Dampak positif yang ditimbulkan antara lain, dapat meningkatkan perekonomian negara sebab nilai ekonomi tanaman ini yang cukup tinggi dan berdaya saing.
Adanya industri kelapa sawit ini juga akan menopang kehidupan masyarakat, seperti menyediakan lapangan pekerjaan sehingga dapat membantu meningkatkan kesejahteraan masyarakat.
“Namun, di tengah perannya yang besar terhadap perekonomian dan peningkatan kesejahteraan masyarakat Indonesia, industri kelapa sawit harus menghadapi berbagai tantangan yang semakin besar, khususnya mengenai isu lingkungan,” sebut Robert melalui pers release nya, Senin (24/10/2022).
Menurutnya, perluasan lahan perkebunan kelapa sawit pada akhirnya akan mengkonversi kawasan hutan, khususnya pada lahan gambut. Sehingga akan menyebabkan degradasi lahan (kerusakan lahan) dimana lahan mengalami penurunan produktivitas.
Pembakaran lahan pada saat deforestasi juga akan menyebabkan peningkatan emisi karbon yang berakibat meningkatnya intensitas efek gas rumah kaca pada atmosfer.
“Hal ini membuat panas matahari terperangkap di bumi sehingga kondisi mengalami pemanasan secara global. Jika hal ini terjadi secara terus menerus, akan menyebabkan climate change. Untuk mengurangi dampak negatif industri kelapa sawit terhadap lingkungan, terdapat beberapa upaya yang dapat dilakukan sebagai mitigasi atau mengurangi emisi karbon. Di antaranya adalah melakukan evaluasi kesesuaian lahan, yaitu dengan mengidentifikasi karakteristik lahan gambut sebelum melakukan deforestasi untuk pembukaan lahan perkebunan.
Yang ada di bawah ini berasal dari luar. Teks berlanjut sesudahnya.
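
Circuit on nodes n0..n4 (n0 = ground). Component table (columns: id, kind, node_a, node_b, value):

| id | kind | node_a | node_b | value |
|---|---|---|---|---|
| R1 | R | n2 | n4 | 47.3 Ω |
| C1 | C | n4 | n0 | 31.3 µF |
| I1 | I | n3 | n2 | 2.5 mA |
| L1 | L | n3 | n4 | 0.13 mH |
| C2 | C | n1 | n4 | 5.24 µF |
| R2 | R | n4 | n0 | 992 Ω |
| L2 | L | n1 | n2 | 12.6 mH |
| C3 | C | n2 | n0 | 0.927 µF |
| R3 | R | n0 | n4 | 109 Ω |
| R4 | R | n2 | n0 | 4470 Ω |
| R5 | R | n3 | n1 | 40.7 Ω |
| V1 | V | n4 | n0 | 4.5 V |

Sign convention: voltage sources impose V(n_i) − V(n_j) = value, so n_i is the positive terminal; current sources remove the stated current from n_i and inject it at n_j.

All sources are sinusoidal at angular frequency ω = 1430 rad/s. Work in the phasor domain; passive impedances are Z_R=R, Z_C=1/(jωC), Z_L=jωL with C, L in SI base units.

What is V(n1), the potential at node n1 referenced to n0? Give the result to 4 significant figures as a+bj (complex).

Apply KCL at each of the 4 non-ground nodes and solve the resulting linear system.
Node n1: branches {C2, L2, R5} → V_1 = 4.479-0.1319j
Node n2: branches {R1, I1, L2, C3, R4} → V_2 = 4.540-0.1235j
Node n3: branches {I1, L1, R5} → V_3 = 4.501-0.0005615j
Node n4: branches {R1, C1, L1, C2, R2, R3, V1} → V_4 = 4.500+0.000j
Source currents: i(V1)=-0.04700-0.2074j

4.479-0.1319j V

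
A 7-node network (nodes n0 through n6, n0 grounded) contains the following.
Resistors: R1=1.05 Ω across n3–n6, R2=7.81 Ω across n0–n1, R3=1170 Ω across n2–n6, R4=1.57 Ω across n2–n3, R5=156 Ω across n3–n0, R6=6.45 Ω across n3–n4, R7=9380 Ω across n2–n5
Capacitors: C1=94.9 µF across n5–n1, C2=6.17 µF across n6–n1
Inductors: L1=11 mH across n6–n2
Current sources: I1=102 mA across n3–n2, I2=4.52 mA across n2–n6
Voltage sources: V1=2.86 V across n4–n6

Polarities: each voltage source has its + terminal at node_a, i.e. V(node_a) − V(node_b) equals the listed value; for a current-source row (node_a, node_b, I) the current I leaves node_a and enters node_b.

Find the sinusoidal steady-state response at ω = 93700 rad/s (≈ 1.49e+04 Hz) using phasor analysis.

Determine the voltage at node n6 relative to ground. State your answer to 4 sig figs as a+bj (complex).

MNA unknowns: 6 node voltages V₁..V_6 plus 1 source current (V1)
R1: Y=0.9524+0.000j on G[3,6]
R2: Y=0.1280+0.000j on G[0,1]
C1: Y=0.000+8.892j on G[5,1]
L1: Y=0.000-0.0009702j on G[6,2]
C2: Y=0.000+0.5781j on G[6,1]
I1: z[3]−=0.102, z[2]+=0.102
R3: Y=0.0008547+0.000j on G[2,6]
R4: Y=0.6369+0.000j on G[2,3]
R5: Y=0.006410+0.000j on G[3,0]
R6: Y=0.1550+0.000j on G[3,4]
R7: Y=0.0001066+0.000j on G[2,5]
I2: z[2]−=0.00452, z[6]+=0.00452
V1: row V4−V6=2.86, i_V1 at 4,6
solve → V1=-0.01877-0.0002245j, V2=0.5271+0.005312j, V3=0.3749+0.004483j, V4=2.841+0.004033j, V5=-0.01877-0.0002310j, V6=-0.01882+0.004033j
aux → i_V1=-0.3824+6.989e-05j

-0.01882+0.004033j V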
Selain itu, juga dapat mengaplikasikan teknik zero burning yaitu teknik pembukaan lahan tanpa melakukan pembakaran pada lahan,” urainya.
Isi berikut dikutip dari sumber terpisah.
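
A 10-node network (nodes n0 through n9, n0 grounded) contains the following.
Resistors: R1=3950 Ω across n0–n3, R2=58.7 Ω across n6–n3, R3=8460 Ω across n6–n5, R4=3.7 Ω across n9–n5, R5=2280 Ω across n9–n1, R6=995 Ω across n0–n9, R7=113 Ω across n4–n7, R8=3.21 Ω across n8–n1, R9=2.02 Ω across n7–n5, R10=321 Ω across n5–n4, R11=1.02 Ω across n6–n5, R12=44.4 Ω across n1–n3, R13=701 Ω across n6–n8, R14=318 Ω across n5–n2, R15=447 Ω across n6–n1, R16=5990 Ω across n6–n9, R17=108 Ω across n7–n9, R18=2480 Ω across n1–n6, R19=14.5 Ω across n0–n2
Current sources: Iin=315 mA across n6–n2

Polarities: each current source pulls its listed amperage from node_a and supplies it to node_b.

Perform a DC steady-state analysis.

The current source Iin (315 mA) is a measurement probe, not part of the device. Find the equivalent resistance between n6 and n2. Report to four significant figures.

R_eq = 229.5 Ω

MNA unknowns: 9 node voltages V₁..V_9
R1: Y=0.0002532 on G[0,3]
R2: Y=0.01704 on G[6,3]
R3: Y=0.0001182 on G[6,5]
R4: Y=0.2703 on G[9,5]
R5: Y=0.0004386 on G[9,1]
R6: Y=0.001005 on G[0,9]
R7: Y=0.008850 on G[4,7]
R8: Y=0.3115 on G[8,1]
R9: Y=0.4950 on G[7,5]
R10: Y=0.003115 on G[5,4]
R11: Y=0.9804 on G[6,5]
R12: Y=0.02252 on G[1,3]
R13: Y=0.001427 on G[6,8]
R14: Y=0.003145 on G[5,2]
R15: Y=0.002237 on G[6,1]
R16: Y=0.0001669 on G[6,9]
R17: Y=0.009259 on G[7,9]
R18: Y=0.0004032 on G[1,6]
R19: Y=0.06897 on G[0,2]
Iin: z[6]−=0.315, z[2]+=0.315
solve → V1=-70.29, V2=1.284, V3=-70.16, V4=-70.71, V5=-70.72, V6=-71.02, V7=-70.71, V8=-70.29, V9=-70.46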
Tentunya, untuk mengurangi dampak negatif yang ditimbulkan juga diperlukan dukungan kebijakan pemerintah. Salah satunya yaitu telah dikeluarkannya Peraturan Menteri Pertanian (Permentan) Nomor 11 Tahun 2015 tentang penerapan ISPO atau Indonesian Sustainable Palm Oil (ISPO).
Penerapan ISPO dimaksudkan untuk menjamin keberlanjutan perkebunan kelapa sawit melalui penerapan 7 prinsip dan kriteria. Pengelolaan lahan gambut dalam ISPO didukung dengan peraturan Permentan Nomor 14 Tahun 2009 dan Instruksi Presiden (Inpres) Nomor 10 Tahun 2011. Berbagai upaya pencegahan dengan memperhatikan daya dukung dan daya tampung lingkungan hidup.
“Langkah ini dilakukan untuk bisa mengkontrol dan menjaga keseimbangan semua aspek, termasuk ekonomi, sosial masyarakat, dan ekologis dalam pengelolaan Sumber Daya Alam (SDA) dan lingkungan hidup,” terang Robert.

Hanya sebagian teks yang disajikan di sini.